Gatewood Hotel To House Homeless
Adding to his list of havens for Seattle's homeless, Mayor Norm Rice today announced a $3.9 million renovation of a boarded-up hotel near Pike Place Market.
The empty four-story Gatewood Hotel at 107 Pine St. is to open next February after renovation into 96 single-occupancy rooms for homeless adults.
The mayor hailed the project as the next step in housing the homeless because, "It will provide something more permanent than shelter beds."
"This is a beacon of hope for housing and for the community," he said, stressing the importance of the public-private partnership in development of low-income housing.
Renovation will begin in July. Homeless men and women living at the Gatewood will pay only 30 percent of their income for rent. The rest will be paid through a $3.3 million subsidy from the U.S. Department of Housing and Urban Development.
In planning renovation of the Gatewood, Rice continued to make good on his promise to provide permanent housing for the homeless instead of simply expanding mat-on-the-floor shelters. In late March, as winter ended and city-sponsored emergency shelters were scheduled to close, Rice announced that the city would help with the $2.4 million purchase and renovation of an Aurora Avenue North motel to provide temporary housing for 66 homeless people.
A similar transitional residence for two dozen women also has been leased in the Denny Regrade as part of Rice's program.
The Gatewood, empty since the mid-1980s, will be operated by Plymouth Housing Group, which provides shelter for more than 270 low-income people in six buildings.

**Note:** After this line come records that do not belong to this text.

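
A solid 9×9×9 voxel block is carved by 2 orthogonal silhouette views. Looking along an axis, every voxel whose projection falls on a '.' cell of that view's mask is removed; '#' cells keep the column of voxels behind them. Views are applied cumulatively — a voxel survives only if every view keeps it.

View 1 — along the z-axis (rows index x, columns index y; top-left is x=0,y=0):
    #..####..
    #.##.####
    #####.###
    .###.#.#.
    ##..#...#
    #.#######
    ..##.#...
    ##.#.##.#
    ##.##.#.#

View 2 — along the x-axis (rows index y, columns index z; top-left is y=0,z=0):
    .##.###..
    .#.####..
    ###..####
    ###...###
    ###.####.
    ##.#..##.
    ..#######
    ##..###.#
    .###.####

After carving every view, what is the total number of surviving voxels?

start: 9×9×9 = 729 voxels
after view 1 [z-axis, 52 of 81 cells solid] → remaining = 468
after view 2 [x-axis, 55 of 81 cells solid] → remaining = 316

|visual hull| = 316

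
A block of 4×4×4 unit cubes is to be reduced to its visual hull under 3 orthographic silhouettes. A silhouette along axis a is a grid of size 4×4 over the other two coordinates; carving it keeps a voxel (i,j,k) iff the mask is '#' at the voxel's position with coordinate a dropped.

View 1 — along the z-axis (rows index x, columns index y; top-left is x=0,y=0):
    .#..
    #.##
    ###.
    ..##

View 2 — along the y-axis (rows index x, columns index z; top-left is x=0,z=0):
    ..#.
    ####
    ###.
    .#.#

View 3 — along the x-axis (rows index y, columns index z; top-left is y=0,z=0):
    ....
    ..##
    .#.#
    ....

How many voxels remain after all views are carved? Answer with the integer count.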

With the help of city and Pike Place Market officials, Plymouth has obtained a 25-year lease of the Gatewood from Sam Israel's Samis Land Co., which owns small and medium-sized downtown buildings.
In lease negotiations, Israel, now in a nursing home, was represented by his nephews, David and Eddie Hasson, who helped move the project forward, according to city officials. The project began more than two years ago after a group of low-income-housing advocates broke into the abandoned Gatewood and refused to leave until 17 were arrested. Some months after the sit-in, the Pike Place Market Preservation and Development Authority (PDA), which operates housing in the market, began negotiations with Israel that culminated in today's announcement.
Getting HUD to commit rent subsidies to a project that is leased rather than owned by the operator caused some of the delay, said D'Anne Mount, spokeswoman for the Department of Community Development, which coordinated the project.
Of the approximately $3.9 million renovation cost, $1.5 million comes from Prescott, the company owned by developers Dick Clotfelter and Gary Carpenter. Under a city program later declared unconstitutional, the company committed the money when it tore down low-income housing near Sixth Avenue and Union Street to make way for Pacific First Centre.
The state contributed $350,000, and the balance of about $2 million is to be paid by the city.